Heading into the final weekend of Ancient Eight play, there are exactly five basketball games that matter in the quest for the league title.
And while the Harvard men’s basketball team’s Ivy championship outlook is decidedly bleaker than was the case one short week ago—and an outright title is all but off the table—the Crimson (17-9, 9-3 Ivy) retains a shot at the crown.
Thanks to two Harvard losses last weekend to Princeton and Penn, the Tigers (16-9, 9-2) have jumped into the driver’s seat heading into the final stretch of league play. For the first time this season, Princeton holds a half-game advantage over the Crimson in the standings with three days worth of conference contests remaining.
According to Harvard coach Tommy Amaker, the Crimson’s only focus is on the part of the equation within its control—two games at Lavietes Pavilion this weekend, as Harvard plays host to Columbia (12-14, 4-8) and Cornell (13-16, 5-7) on Friday and Saturday, respectively.
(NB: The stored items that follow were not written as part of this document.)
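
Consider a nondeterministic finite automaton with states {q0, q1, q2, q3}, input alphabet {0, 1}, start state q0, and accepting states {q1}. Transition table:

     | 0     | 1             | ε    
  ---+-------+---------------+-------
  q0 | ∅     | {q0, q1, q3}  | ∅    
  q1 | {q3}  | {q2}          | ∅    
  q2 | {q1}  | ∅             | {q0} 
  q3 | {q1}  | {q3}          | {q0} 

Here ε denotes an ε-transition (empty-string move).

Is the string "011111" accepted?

Start in {q0}.
Read '0': q0→∅; now ∅.
The set is empty and remains empty for the remaining 5 symbols.
The final set ∅ contains no accepting state.

No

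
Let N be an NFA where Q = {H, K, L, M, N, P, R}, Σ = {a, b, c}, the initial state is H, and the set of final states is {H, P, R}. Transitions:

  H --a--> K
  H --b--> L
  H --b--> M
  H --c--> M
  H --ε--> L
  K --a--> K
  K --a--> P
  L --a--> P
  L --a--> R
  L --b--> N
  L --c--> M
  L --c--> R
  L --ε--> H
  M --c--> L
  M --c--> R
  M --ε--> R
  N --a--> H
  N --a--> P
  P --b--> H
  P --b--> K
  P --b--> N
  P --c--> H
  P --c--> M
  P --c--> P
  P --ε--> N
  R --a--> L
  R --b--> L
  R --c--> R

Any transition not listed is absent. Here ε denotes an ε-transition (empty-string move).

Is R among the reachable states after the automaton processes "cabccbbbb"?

Yes

Start: ε-closure({H}) = {H, L}.
Read 'c': {H, L} → {M, R}.
Read 'a': {M, R} → {H, L}.
Read 'b': {H, L} → {H, L, M, N, R}.
Read 'c': {H, L, M, N, R} → {H, L, M, R}.
Read 'c': {H, L, M, R} → {H, L, M, R}.
Read 'b': {H, L, M, R} → {H, L, M, N, R}.
Read 'b': {H, L, M, N, R} → {H, L, M, N, R}.
Read 'b': {H, L, M, N, R} → {H, L, M, N, R}.
Read 'b': {H, L, M, N, R} → {H, L, M, N, R}.
State R is in {H, L, M, N, R}.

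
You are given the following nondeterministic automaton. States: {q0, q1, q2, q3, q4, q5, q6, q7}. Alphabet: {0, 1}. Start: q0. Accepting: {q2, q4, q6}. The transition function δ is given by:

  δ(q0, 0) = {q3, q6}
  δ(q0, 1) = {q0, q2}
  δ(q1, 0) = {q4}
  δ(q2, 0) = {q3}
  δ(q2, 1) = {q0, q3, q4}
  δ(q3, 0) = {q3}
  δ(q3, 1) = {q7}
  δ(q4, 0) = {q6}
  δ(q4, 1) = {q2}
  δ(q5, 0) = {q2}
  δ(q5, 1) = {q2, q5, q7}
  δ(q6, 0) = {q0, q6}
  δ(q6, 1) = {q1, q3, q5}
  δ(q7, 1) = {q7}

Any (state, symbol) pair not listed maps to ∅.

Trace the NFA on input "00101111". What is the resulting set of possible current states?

Start in {q0}.
Read '0': {q0} → {q3, q6}.
Read '0': {q3, q6} → {q0, q3, q6}.
Read '1': {q0, q3, q6} → {q0, q1, q2, q3, q5, q7}.
Read '0': {q0, q1, q2, q3, q5, q7} → {q2, q3, q4, q6}.
Read '1': {q2, q3, q4, q6} → {q0, q1, q2, q3, q4, q5, q7}.
Read '1': {q0, q1, q2, q3, q4, q5, q7} → {q0, q2, q3, q4, q5, q7}.
Read '1': {q0, q2, q3, q4, q5, q7} → {q0, q2, q3, q4, q5, q7}.
Read '1': {q0, q2, q3, q4, q5, q7} → {q0, q2, q3, q4, q5, q7}.

{q0, q2, q3, q4, q5, q7}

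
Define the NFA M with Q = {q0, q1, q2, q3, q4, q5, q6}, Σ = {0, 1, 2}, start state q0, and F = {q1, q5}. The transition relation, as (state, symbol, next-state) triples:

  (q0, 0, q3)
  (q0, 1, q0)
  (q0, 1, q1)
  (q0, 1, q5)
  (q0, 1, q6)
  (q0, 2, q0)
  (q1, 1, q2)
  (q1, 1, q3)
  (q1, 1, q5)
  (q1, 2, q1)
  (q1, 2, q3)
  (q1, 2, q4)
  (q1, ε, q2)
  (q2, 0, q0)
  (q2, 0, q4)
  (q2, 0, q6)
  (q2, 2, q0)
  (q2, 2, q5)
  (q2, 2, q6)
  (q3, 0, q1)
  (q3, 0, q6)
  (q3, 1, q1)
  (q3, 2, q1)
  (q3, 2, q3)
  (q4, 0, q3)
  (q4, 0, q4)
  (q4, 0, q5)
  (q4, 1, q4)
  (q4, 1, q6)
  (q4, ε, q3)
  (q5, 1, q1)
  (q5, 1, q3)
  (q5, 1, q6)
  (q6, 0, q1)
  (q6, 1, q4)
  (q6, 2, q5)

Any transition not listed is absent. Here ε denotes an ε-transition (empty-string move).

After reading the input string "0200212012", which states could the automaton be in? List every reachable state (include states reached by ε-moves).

{q0, q1, q2, q3, q4, q5, q6}

Start in {q0}.
Read '0': {q0} → {q3}.
Read '2': {q3} → {q1, q2, q3}.
Read '0': {q1, q2, q3} → {q0, q1, q2, q3, q4, q6}.
Read '0': {q0, q1, q2, q3, q4, q6} → {q0, q1, q2, q3, q4, q5, q6}.
Read '2': {q0, q1, q2, q3, q4, q5, q6} → {q0, q1, q2, q3, q4, q5, q6}.
Read '1': {q0, q1, q2, q3, q4, q5, q6} → {q0, q1, q2, q3, q4, q5, q6}.
Read '2': {q0, q1, q2, q3, q4, q5, q6} → {q0, q1, q2, q3, q4, q5, q6}.
Read '0': {q0, q1, q2, q3, q4, q5, q6} → {q0, q1, q2, q3, q4, q5, q6}.
Read '1': {q0, q1, q2, q3, q4, q5, q6} → {q0, q1, q2, q3, q4, q5, q6}.
Read '2': {q0, q1, q2, q3, q4, q5, q6} → {q0, q1, q2, q3, q4, q5, q6}.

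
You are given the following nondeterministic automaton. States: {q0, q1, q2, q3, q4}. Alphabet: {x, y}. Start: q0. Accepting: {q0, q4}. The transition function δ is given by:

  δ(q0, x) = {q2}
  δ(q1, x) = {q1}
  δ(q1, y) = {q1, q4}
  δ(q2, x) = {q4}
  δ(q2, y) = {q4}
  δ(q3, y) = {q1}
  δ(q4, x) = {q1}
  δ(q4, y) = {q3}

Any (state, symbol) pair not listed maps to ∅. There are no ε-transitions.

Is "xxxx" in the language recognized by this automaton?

Start in {q0}.
Read 'x': q0→{q2}; now {q2}.
Read 'x': q2→{q4}; now {q4}.
Read 'x': q4→{q1}; now {q1}.
Read 'x': q1→{q1}; now {q1}.
The final set {q1} contains no accepting state.

No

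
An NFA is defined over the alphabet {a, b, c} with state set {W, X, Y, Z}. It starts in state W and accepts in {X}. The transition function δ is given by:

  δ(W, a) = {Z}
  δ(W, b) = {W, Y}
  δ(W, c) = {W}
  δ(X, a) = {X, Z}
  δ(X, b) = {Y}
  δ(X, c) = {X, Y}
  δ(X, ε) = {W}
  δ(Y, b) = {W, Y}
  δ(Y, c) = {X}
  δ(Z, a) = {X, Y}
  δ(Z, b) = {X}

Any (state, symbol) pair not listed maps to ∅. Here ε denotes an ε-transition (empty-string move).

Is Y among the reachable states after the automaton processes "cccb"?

Yes

Start in {W}.
Read 'c': W→{W}; now {W}.
Read 'c': W→{W}; now {W}.
Read 'c': W→{W}; now {W}.
Read 'b': W→{W, Y}; now {W, Y}.
State Y is in {W, Y}.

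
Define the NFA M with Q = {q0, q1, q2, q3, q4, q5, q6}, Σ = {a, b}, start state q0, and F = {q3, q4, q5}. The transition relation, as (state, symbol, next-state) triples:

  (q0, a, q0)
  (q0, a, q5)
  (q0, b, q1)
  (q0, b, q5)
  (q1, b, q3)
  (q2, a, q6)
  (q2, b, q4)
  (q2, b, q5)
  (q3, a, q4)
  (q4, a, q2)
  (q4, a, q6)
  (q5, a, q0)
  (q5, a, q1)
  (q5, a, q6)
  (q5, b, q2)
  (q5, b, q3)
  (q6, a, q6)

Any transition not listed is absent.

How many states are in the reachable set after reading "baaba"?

Start in {q0}.
Read 'b': {q0} → {q1, q5}.
Read 'a': {q1, q5} → {q0, q1, q6}.
Read 'a': {q0, q1, q6} → {q0, q5, q6}.
Read 'b': {q0, q5, q6} → {q1, q2, q3, q5}.
Read 'a': {q1, q2, q3, q5} → {q0, q1, q4, q6}.
That set has 4 states.

4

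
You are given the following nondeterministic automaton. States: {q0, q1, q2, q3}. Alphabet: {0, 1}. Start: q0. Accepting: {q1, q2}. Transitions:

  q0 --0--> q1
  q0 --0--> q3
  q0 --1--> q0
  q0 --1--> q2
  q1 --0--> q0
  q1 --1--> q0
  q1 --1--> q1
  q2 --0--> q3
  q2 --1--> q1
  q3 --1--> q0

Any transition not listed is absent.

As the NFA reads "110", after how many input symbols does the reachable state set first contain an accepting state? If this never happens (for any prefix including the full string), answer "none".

1

Start in {q0}.
Read '1': q0→{q0, q2}; now {q0, q2}.
None of the earlier sets intersect F, but {q0, q2} does.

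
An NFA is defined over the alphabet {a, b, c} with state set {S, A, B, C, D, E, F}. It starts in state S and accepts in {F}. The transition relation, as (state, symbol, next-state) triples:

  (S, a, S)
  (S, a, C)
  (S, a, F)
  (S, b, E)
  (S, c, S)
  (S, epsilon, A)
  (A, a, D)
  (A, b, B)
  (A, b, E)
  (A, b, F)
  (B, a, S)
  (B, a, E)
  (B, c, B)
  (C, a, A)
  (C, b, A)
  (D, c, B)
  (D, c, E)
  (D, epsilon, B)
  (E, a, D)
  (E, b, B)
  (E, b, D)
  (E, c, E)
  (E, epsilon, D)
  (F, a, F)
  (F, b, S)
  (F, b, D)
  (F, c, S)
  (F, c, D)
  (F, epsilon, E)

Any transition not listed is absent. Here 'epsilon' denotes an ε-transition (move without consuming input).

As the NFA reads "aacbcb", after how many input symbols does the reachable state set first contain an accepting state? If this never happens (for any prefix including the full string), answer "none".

1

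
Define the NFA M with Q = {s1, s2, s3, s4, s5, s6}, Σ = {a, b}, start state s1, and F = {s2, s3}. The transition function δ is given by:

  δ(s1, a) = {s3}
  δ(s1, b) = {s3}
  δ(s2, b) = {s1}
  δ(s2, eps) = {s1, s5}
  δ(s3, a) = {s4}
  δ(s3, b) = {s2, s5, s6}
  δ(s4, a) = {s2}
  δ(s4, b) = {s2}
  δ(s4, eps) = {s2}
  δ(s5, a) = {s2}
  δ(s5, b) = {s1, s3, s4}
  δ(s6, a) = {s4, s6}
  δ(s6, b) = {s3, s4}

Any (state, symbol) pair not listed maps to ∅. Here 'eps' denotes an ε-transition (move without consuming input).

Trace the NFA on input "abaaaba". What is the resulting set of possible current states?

{s1, s2, s3, s4, s5, s6}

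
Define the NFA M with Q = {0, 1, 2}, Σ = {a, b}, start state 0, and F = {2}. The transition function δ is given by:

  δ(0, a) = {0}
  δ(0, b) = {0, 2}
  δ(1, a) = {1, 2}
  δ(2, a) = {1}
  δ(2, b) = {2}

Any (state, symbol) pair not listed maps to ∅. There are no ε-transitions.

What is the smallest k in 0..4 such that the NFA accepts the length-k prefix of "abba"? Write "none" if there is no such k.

Start in {0}.
Read 'a': {0} → {0}.
Read 'b': {0} → {0, 2}.
None of the earlier sets intersect F, but {0, 2} does.

2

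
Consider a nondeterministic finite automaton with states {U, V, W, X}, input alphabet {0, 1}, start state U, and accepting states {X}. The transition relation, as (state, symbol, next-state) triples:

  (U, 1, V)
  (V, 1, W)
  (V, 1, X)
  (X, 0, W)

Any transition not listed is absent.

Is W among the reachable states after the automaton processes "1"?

Start in {U}.
Read '1': U→{V}; now {V}.
State W is not in {V}.

No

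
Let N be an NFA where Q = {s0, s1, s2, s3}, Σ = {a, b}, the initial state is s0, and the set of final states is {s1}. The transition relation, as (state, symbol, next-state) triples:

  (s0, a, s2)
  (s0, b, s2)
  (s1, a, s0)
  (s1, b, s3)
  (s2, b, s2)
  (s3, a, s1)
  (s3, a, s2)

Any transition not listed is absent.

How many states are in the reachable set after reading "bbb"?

Start in {s0}.
Read 'b': s0→{s2}; now {s2}.
Read 'b': s2→{s2}; now {s2}.
Read 'b': s2→{s2}; now {s2}.
That set has 1 state.

1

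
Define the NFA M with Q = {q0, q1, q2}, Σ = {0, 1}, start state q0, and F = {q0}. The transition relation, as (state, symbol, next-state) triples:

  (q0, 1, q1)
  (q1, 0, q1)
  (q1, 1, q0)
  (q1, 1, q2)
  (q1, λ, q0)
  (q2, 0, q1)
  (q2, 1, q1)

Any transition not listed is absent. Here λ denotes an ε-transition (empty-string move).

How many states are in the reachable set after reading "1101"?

Start in {q0}.
Read '1': q0→{q1}; union {q1}; ε-closure = {q0, q1}.
Read '1': q0→{q1}, q1→{q0, q2}; now {q0, q1, q2}.
Read '0': q0→∅, q1→{q1}, q2→{q1}; union {q1}; ε-closure = {q0, q1}.
Read '1': q0→{q1}, q1→{q0, q2}; now {q0, q1, q2}.
That set has 3 states.

3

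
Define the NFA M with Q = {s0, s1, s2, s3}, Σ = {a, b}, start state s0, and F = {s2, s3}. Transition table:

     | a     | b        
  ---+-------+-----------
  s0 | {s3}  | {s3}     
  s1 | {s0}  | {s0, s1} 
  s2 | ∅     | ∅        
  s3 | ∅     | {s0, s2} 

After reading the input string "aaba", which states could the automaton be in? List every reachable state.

∅

Start in {s0}.
Read 'a': s0→{s3}; now {s3}.
Read 'a': s3→∅; now ∅.
The set is empty and remains empty for the remaining 2 symbols.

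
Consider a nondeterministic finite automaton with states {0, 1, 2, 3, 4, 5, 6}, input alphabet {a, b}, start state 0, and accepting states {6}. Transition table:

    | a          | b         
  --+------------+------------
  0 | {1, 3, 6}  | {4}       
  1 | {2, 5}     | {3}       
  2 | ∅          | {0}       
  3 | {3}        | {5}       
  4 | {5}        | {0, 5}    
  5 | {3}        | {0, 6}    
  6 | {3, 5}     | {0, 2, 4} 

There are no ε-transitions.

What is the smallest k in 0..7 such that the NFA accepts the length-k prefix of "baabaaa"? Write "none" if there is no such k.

none

Start in {0}.
Read 'b': 0→{4}; now {4}.
Read 'a': 4→{5}; now {5}.
Read 'a': 5→{3}; now {3}.
Read 'b': 3→{5}; now {5}.
Read 'a': 5→{3}; now {3}.
Read 'a': 3→{3}; now {3}.
Read 'a': 3→{3}; now {3}.
No reachable set along the way intersects F.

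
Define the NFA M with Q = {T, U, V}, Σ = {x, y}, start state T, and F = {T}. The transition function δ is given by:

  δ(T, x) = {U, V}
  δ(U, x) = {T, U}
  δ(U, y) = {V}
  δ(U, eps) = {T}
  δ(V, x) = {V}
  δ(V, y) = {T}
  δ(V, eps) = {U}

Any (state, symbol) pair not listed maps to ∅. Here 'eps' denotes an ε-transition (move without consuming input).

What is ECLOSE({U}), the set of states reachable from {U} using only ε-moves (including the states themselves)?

{T, U}

Begin with {U}.
ε-move U → T; add T.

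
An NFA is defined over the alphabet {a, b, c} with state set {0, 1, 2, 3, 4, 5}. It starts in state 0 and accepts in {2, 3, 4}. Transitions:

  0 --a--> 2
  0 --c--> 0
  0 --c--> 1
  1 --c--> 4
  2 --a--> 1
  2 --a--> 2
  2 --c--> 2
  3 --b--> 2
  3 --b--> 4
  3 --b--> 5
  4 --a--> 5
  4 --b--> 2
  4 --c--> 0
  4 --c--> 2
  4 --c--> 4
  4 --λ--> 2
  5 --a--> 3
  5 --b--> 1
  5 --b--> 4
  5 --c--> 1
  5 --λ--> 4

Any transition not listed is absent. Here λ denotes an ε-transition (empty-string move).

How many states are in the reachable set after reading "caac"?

2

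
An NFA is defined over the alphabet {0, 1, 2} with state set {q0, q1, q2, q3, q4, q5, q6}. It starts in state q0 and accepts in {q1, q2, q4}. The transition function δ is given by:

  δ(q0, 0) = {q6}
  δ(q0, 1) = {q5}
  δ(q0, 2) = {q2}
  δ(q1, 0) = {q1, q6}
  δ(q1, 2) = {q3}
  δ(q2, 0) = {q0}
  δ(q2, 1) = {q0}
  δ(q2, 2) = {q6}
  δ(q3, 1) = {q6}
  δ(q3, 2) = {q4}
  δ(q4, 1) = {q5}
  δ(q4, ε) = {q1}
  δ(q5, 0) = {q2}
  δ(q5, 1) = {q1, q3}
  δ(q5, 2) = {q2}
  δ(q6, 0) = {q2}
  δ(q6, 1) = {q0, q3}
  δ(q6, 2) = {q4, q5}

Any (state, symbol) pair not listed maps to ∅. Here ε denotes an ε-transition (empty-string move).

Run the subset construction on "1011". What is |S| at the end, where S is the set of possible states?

1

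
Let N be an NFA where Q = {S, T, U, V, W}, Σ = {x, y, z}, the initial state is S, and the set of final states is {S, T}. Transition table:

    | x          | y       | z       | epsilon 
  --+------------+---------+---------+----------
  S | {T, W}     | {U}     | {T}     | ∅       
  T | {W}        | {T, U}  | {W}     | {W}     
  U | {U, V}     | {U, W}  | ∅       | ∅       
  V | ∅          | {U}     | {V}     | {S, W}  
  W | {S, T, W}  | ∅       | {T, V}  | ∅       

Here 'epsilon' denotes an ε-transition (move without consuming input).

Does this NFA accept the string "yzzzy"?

Start in {S}.
Read 'y': S→{U}; now {U}.
Read 'z': U→∅; now ∅.
The set is empty and remains empty for the remaining 3 symbols.
The final set ∅ contains no accepting state.

No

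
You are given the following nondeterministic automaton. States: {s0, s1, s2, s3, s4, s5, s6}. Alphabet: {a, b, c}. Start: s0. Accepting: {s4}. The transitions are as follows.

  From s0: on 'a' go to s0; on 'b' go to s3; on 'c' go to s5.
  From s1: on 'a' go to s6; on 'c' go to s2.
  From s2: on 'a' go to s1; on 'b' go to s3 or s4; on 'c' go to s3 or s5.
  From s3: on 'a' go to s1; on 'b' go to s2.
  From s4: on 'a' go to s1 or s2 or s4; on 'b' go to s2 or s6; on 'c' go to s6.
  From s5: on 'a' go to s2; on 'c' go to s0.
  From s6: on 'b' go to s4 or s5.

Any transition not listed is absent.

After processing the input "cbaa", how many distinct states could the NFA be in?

0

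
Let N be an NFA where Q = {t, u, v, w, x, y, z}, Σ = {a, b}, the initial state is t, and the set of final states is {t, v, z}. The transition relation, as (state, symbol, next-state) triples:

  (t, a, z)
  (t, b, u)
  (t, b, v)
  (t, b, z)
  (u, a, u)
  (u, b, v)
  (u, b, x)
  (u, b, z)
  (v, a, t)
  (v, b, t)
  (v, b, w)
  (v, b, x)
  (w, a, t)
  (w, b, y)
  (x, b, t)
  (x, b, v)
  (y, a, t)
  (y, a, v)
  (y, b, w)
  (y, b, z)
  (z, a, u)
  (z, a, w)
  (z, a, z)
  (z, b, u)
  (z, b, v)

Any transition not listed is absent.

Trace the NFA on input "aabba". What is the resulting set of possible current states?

{t, u, w, z}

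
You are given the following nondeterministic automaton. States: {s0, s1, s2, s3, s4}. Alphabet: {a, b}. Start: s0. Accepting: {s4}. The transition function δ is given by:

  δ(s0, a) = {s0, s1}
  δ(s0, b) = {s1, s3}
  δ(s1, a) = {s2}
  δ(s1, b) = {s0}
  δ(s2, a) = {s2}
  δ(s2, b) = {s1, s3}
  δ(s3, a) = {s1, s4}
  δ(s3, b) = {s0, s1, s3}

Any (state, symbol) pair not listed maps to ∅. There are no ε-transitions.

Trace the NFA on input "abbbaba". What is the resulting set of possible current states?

{s0, s1, s2, s4}

Start in {s0}.
Read 'a': s0→{s0, s1}; now {s0, s1}.
Read 'b': s0→{s1, s3}, s1→{s0}; now {s0, s1, s3}.
Read 'b': s0→{s1, s3}, s1→{s0}, s3→{s0, s1, s3}; now {s0, s1, s3}.
Read 'b': s0→{s1, s3}, s1→{s0}, s3→{s0, s1, s3}; now {s0, s1, s3}.
Read 'a': s0→{s0, s1}, s1→{s2}, s3→{s1, s4}; now {s0, s1, s2, s4}.
Read 'b': s0→{s1, s3}, s1→{s0}, s2→{s1, s3}, s4→∅; now {s0, s1, s3}.
Read 'a': s0→{s0, s1}, s1→{s2}, s3→{s1, s4}; now {s0, s1, s2, s4}.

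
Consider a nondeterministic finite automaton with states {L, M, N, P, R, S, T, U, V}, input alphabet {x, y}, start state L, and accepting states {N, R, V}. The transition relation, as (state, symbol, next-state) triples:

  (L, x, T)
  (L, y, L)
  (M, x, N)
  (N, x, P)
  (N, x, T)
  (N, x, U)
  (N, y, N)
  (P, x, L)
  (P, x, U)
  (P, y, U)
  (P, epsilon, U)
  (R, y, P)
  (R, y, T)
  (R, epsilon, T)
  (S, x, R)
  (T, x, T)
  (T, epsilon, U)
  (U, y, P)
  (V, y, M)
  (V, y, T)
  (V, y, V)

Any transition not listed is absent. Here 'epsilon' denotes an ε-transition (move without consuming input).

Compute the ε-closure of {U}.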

“Certainly, if we want to have an opportunity for things to fall our way, we have to do our job,” Amaker said. “And our job is to see if we can really play well this weekend and win.”
Needless to say, both of the Harvard’s final two games are virtual must-wins if the Crimson hopes to punch a ticket to March Madness, and even then, Princeton could still claim the title.
“A lot is at stake for us in a lot of different ways, but we’re not playing out all of the scenarios and all that,” Amaker said. “We’re at home, our final conference games, senior weekend, seeing if we can finish strong.”
First on the slate is Columbia—the only team in the Ivy League that the Harvard has yet to beat this season. When the teams last met, the Lions upset a heavily favored Crimson squad, 78-63—the biggest margin of victory, win or loss, in all of Harvard’s conference games.
“[Columbia] is a pretty potent offensive team at times, and we saw that first hand,” Amaker said. “Our game against them [on Feb. 10] could have been one of their best games, if not their best game, of the year. They had great balance.”
For Harvard to come out on top Friday night, it will need an increased defensive presence, particularly given the recent 75-point performance of a Quakers squad that has averaged 62.8 points per game this season.
“We had a steady diet of defense this week in practice because we weren’t very successful at Penn on the defensive end,” said freshman point guard Siyani Chambers. “We are trying to focus on what we did wrong and trying to fix that [for this weekend].”
Last time out, the Crimson struggled to contain the Lions’ offense, allowing guard Steve Frankoski to score 27 points on the game, including 20 in the first half alone.
“He just annihilated us,” said Amaker of Frankoski’s career performance. “What we’ve been trying to do in our practices this week is that we have to do a better job of guarding their perimeter players.”
Frankoski and Columbia point guard Brian Barbour—who leads his team with 12 points and 4.2 assists per game—will likely headline the Crimson’s defensive challenges on the perimeter, while Mark Cisco and John Daniels each average greater than four rebounds per game on the inside. In the two teams’ contest at Columbia, the Lions outrebounded the Crimson, 33-22, and scored 12 more points in the paint.
“We gave up way too many second shots in New York, and we also gave up too many open shots,” Chambers said. “Those are two areas on the defensive end that we really need to focus on.”
Although the Crimson was able to squeak by with a 67-65 win in its first matchup against the Big Red, the victory did not come without major difficulty. Chambers led the Crimson on the day, notching an impressive 18 points and 11 assists against a Cornell team that has been plagued by injury as of late.
“We’re not sure who’s going to play [for Cornell],” said Amaker of the Big Red’s depleted roster. “Obviously their quickness, their athleticism, similar to a Penn, gave us a lot of problems [last time]. I anticipate that however many healthy bodies they have or whatever the situation is, that they would play us very tough, very aggressively.”
In addition to any conference implications, this weekend also marks co-captain Christian Webster’s final home games in a Harvard uniform. Webster—the lone senior on the Crimson’s roster—recently earned the distinction of being the winningest player in the history of Harvard basketball.
“[Webster] has enhanced our program immeasurably, certainly by his presence and also by his game,” Amaker said. “We’re going to miss him. We’re hopeful that we can finish this the right way for him.”